Global Growth Forecast

The World Bank cut its global growth forecast in its Global Economic Prospects report which it released today in Asia. The institution said that a recession in the euro area threatened to exacerbate a slowdown in emerging markets such as India and Mexico.

The world economy will grow 2.5 percent in 2012, down from a June estimate of 3.6 percent, the Washington-based institution said. The euro area may contract 0.3 percent, compared with a previous estimate for a 1.8 percent gain. The World Bank cut its projection for U.S. growth to 2.2 percent from 2.9 percent.

“Even achieving these much weaker outturns is very uncertain,” the report said. “The downturn in Europe and weaker growth in developing countries raises the risk that the two developments reinforce one another, resulting in an even weaker outcome.”

Greek Debt Deal

Greece will agree a deal with private creditors that would give them cash and securities with a market value of about 32 cents per euro of government debt, according to Bruce Richards, the chief executive officer for Marathon Asset Management LP. Richards sits on the committee of 32 private creditors that formed in November to negotiate with Greece, the International Monetary Fund and the European Union.

Nestle increased 1.2 percent to 53.90 Swiss francs for the biggest contribution to the SMI’s climb as Cedric Besnard, an analyst at HSBC, upgraded the stock to “overweight” from “neutral” after European markets closed yesterday.

Transocean added 2.6 percent to 40.44 francs as crude traded at its highest price in three days.

Julius Baer increased 1.4 percent to 36.76 francs after Chief Executive Officer Boris Collardi said he sees opportunities to acquire the local units of international banks, according to an interview with Finanz und Wirtschaft.
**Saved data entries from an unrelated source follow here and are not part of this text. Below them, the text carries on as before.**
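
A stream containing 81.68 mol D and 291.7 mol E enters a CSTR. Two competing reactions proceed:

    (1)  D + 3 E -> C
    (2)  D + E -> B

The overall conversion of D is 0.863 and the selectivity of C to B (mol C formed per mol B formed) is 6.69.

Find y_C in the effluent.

0.34

Conversion of D: D consumed = 0.863 × 81.68 = 70.49 mol = 1ξ₁ + 1ξ₂.
Selectivity: 1ξ₁ / (1ξ₂) = 6.69 → ξ₁ = 6.69 ξ₂.
Substitute: (1·6.69 + 1) ξ₂ = 70.49 → ξ₂ = 9.166 mol, ξ₁ = 61.32 mol.
Outlet amounts (n = n₀ + Σ ν·ξ):
  D: 81.68 − 1(61.32) − 1(9.166) = 11.19
  E: 291.7 − 3(61.32) − 1(9.166) = 98.56
  C: 0 + 1(61.32) = 61.32
  B: 0 + 1(9.166) = 9.166
Total out = 180.2 mol; y_C = 61.32 / 180.2 = 0.3402.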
The Swiss financial market faced consolidation, job cuts and salary reductions, Collardi told the newspaper.

Swatch Group AG (UHR) gained 1.6 percent to 386.10 francs, its highest price since Oct. 28, and Cie. Financiere Richemont SA climbed 1.6 percent to 52.55 francs, its highest since July 26.

Swiss watch exports will probably climb to record levels this year, though growth may slow to a “single-digit” pace, Jean-Daniel Pasche, the head of the Federation of the Swiss Watch Industry said.

Swisscom AG (SCMN), Switzerland’s largest telecommunications company, gained 1.5 percent to 366.20 francs after Deutsche Bank AG raised the company’s shares to “buy” from “hold.”

Orascom Development Holding AG (ODHN) jumped 3.9 percent to 14.55 francs after saying it completed a credit agreement for 125 million francs ($132 million) to fund its activities in 2012.